Luke had parked on the barren edge of the cliff a few hundred metres to the south of the car ramp. The beach houses were more modest here, some of them only single storey. I pulled in next to Luke's car and Luke and Bozo jumped off. Kara and I both got out and walked to the cliff edge. At some time in the not-too-distant past the top part of the cliff had slumped, forming a giant step to the beach about thirty metres below. The cliff face directly beneath us was furrowed with small erosion gullies that were steadily chewing into the land and one day would wear it back to the bedrock of the Hills. Parts of it were almost vertical, others could probably be clambered down without too much difficulty. A dirt foot track to our right led diagonally down the cliff face to the beach.

I looked out at the grey, stirring sea. The weather was not far away now; the breeze was becoming a wind and the air was moist. The clouds were still high, but they were pregnant. There was another flash of lightning.

‘Friends of yours?' asked Luke. He gestured with his thumb and I looked to see four men walking towards us. They all had shaved heads and big muscles, they were all ugly, and they were all carrying bits of four-b'-two about the right size for a window frame or for smashing a bloke's head in.

13

They were all guards from the detention centre and two of them were Janeway and Hose, last seen at Spuds. They formed a semicircle around us, hemming us against the edge of the cliff. The one closest to me was wearing a black t-shirt with an ACDC logo and the words ‘I'm on a Highway to Hell' on it. Next to him was Janeway, who was grinning; in the clear heady light of the approaching storm he looked yellow and almost transparent. His eyes were dilated and wild. He was continually licking his lips. He looked like a snake. Alongside him was a thickset man with square shoulders, square hips and a low-slung singlet. I'd seen him a few times at Spuds but only knew him as PJ. Next to him was Hose.
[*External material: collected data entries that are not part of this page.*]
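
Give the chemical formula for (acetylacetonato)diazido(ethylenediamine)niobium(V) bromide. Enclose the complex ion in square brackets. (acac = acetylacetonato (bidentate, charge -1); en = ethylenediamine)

Ligands: 1 acetylacetonato (acac, -1), 2 azido (N3, -1), 1 ethylenediamine (en, neutral). Ligand charge sum = -3.
With Nb in oxidation state +5, the complex ion is [Nb...]^2+.
Charge balance with bromide (-1) requires 1 complex ion per 2 bromide.

[Nb(acac)(en)(N3)2]Br2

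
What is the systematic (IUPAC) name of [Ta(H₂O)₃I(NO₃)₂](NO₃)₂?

The 2 nitrate counter-ions carry a total charge of -2, so each complex ion is 2+.
Ligand charges: 3×aqua (neutral), 1×iodo (-1 each), 2×nitrato (-1 each); total -3. So Ta + (-3) = 2+, giving Ta = +5.
Ligands are named alphabetically: aqua before iodo before nitrato.

triaquaiododinitratotantalum(V) nitrate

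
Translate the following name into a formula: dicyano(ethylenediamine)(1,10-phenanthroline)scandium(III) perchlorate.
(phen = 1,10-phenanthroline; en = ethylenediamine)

Ligands: 2 cyano (CN, -1), 1 1,10-phenanthroline (phen, neutral), 1 ethylenediamine (en, neutral). Ligand charge sum = -2.
With Sc in oxidation state +3, the complex ion is [Sc...]^1+.
Charge balance with perchlorate (-1) requires 1 complex ion per 1 perchlorate.

[Sc(CN)2(en)(phen)]ClO4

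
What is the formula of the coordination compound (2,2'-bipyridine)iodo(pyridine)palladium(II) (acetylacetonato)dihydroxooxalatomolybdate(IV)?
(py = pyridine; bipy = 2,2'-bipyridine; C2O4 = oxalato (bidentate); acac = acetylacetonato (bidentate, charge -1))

[Pd(bipy)I(py)][Mo(acac)(C2O4)(OH)2]

Cation [Pd…]: ligand charges -1, Pd(II) ⇒ ion charge 1+.
Anion [Mo…]: ligand charges -5, Mo(IV) ⇒ ion charge 1−.
One 1+ cation balances one 1− anion.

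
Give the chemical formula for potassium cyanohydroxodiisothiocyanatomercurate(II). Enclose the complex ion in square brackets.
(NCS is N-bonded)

K2[Hg(CN)(NCS)2(OH)]

Ligands: 1 cyano (CN, -1), 2 isothiocyanato (NCS, -1), 1 hydroxo (OH, -1). Ligand charge sum = -4.
With Hg in oxidation state +2, the complex ion is [Hg...]^2−.
Charge balance with potassium (+1) requires 1 complex ion per 2 potassium.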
‘Hello, Westie,' said Janeway.

‘Janey,' I said. ‘Out for a game of beach cricket?'

He stayed grinning. ‘Something like that. A bit of sport, anyway.'

We stared at each other for a few seconds, he licking his lips. Then he shifted his gaze to Luke, looking him up and down. Luke was standing with his left foot slightly in front of his right, his weight on his back foot. His fists were clenched but otherwise he seemed calm.